Behind them, the fires of Hell burning with terrific heat, and he stood facing them helplessly, a terrific heat parching his body, causing the perspiration to drip from him in large warm drops that caused small and prickling irritations . . . little fires among dried grass at his feet. And with the face of Weary Reilley the Devil bobbed up and down in the flames and shouted each time his face appeared.
You're coming to me, you bastard!
Above the fires of Hell, the Sacred Heart of Jesus hung, blood dripping from it, sizzling in the flames.
“The wages of sin is death, you skunk,” the Pope of Rome said to him.
“Give me a nickel to save your soul . . . for the Church commands you to contribute to the . . . pastor,” Father Gilhooley said, extending his hand.

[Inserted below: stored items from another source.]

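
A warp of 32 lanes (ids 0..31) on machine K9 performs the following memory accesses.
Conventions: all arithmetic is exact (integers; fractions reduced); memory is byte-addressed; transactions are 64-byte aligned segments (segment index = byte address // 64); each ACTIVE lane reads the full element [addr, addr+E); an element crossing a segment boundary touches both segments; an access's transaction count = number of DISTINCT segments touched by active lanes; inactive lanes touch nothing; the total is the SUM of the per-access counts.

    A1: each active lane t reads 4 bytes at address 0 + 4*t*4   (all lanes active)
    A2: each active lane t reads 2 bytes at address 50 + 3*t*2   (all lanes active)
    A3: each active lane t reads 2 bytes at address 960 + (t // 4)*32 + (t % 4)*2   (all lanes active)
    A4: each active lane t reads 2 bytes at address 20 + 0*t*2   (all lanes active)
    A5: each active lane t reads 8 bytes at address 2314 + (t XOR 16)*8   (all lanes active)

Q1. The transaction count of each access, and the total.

A1: 8 transactions
A2: 4 transactions
A3: 4 transactions
A4: 1 transaction
A5: 5 transactions

Answer: 8,4,4,1,5; total 22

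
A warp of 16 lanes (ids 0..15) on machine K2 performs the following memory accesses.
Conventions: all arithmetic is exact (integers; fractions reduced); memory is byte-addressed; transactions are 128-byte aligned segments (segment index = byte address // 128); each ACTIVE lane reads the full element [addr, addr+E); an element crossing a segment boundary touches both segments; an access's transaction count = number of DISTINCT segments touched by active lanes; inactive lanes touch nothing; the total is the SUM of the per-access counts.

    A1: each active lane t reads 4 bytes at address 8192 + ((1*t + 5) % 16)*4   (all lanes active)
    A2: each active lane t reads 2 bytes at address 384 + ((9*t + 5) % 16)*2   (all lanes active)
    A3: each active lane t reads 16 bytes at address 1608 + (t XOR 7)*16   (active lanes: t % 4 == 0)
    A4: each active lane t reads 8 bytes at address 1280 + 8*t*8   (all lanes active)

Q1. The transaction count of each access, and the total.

A1: 1 transaction
A2: 1 transaction
A3: 3 transactions
A4: 8 transactions

Answer: 1,1,3,8; total 13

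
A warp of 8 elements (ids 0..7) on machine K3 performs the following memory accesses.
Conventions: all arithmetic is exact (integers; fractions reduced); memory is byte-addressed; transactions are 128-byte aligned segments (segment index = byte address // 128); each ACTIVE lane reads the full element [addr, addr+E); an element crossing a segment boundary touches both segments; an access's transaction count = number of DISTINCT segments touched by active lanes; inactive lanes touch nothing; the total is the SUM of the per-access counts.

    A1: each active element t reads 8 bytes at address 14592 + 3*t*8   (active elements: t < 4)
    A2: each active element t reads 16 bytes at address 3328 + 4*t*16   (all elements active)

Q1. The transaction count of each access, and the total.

A1: 1 transaction
A2: 4 transactions

Answer: 1,4; total 5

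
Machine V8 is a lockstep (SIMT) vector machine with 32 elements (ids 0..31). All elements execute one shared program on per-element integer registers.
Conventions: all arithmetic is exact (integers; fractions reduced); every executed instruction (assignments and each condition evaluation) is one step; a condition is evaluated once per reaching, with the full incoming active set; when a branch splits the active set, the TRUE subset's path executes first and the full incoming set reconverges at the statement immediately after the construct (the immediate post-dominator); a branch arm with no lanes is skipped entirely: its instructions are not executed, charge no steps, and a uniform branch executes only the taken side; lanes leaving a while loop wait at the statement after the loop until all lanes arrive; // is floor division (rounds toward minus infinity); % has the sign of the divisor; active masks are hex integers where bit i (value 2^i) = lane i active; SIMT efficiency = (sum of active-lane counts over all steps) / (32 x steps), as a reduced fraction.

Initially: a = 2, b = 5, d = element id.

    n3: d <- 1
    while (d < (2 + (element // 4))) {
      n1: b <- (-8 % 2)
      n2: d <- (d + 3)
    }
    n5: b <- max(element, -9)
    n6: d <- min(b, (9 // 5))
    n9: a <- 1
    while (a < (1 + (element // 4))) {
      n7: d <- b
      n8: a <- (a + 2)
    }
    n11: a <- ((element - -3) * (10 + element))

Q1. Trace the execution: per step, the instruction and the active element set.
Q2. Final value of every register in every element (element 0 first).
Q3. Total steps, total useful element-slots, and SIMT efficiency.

step 0: d <- 1                       0xffffffff
step 1: eval (d < (2 + (element // 4))) 0xffffffff
step 2: b <- (-8 % 2)                0xffffffff
step 3: d <- (d + 3)                 0xffffffff
step 4: eval (d < (2 + (element // 4))) 0xffffffff
step 5: b <- (-8 % 2)                0xfffff000
step 6: d <- (d + 3)                 0xfffff000
step 7: eval (d < (2 + (element // 4))) 0xfffff000
step 8: b <- (-8 % 2)                0xff000000
step 9: d <- (d + 3)                 0xff000000
step 10: eval (d < (2 + (element // 4))) 0xff000000
step 11: b <- max(element, -9)        0xffffffff
step 12: d <- min(b, (9 // 5))        0xffffffff
step 13: a <- 1                       0xffffffff
step 14: eval (a < (1 + (element // 4))) 0xffffffff
step 15: d <- b                       0xfffffff0
step 16: a <- (a + 2)                 0xfffffff0
step 17: eval (a < (1 + (element // 4))) 0xfffffff0
step 18: d <- b                       0xfffff000
step 19: a <- (a + 2)                 0xfffff000
step 20: eval (a < (1 + (element // 4))) 0xfffff000
step 21: d <- b                       0xfff00000
step 22: a <- (a + 2)                 0xfff00000
step 23: eval (a < (1 + (element // 4))) 0xfff00000
step 24: d <- b                       0xf0000000
step 25: a <- (a + 2)                 0xf0000000
step 26: eval (a < (1 + (element // 4))) 0xf0000000
step 27: a <- ((element - -3) * (10 + element)) 0xffffffff

Answer: 28 steps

a: 30,44,60,78,98,120,144,170,198,228,260,294,330,368,408,450,494,540,588,638,690,744,800,858,918,980,1044,1110,1178,1248,1320,1394
b: 0,1,2,3,4,5,6,7,8,9,10,11,12,13,14,15,16,17,18,19,20,21,22,23,24,25,26,27,28,29,30,31
d: 0,1,1,1,4,5,6,7,8,9,10,11,12,13,14,15,16,17,18,19,20,21,22,23,24,25,26,27,28,29,30,31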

“. . . jazzed whores, and now you're going to get . . . your life in Hell. Ha! Ha!” Father Shannon said.
“Thou shalt not take the name of the Lord thy God in vain,” the Pope of Rome said.
“In your life you spent three times as much on whores as you did on the salvation of your immortal soul,” said Father Gilhooley.
“Woe unto you, you who disregarded my word in my missions, you in whom I placed confidence,” said Father Shannon.
“You're coming here, you bastard, and these flames go up your brown,” the Devil with the face of Weary Reilley said.
Hell, give me a break. Fathers, forgive me for I have sinned. I'm heartily sorry. Hell, give me a break. Jesus Christ, give me a break and a drink. I'm dying, I'm dying, I'm burning, for Christ's sake give me some water and put out the fire. I'm dying. Goddamn it! I'm dying.”
“Well, hurry up about it, you fatheaded slob . . . can't wait all eternity for a measly bastard with a . . . damned soul like yours to die,” the Devil with the face of Weary Reilley called out to him.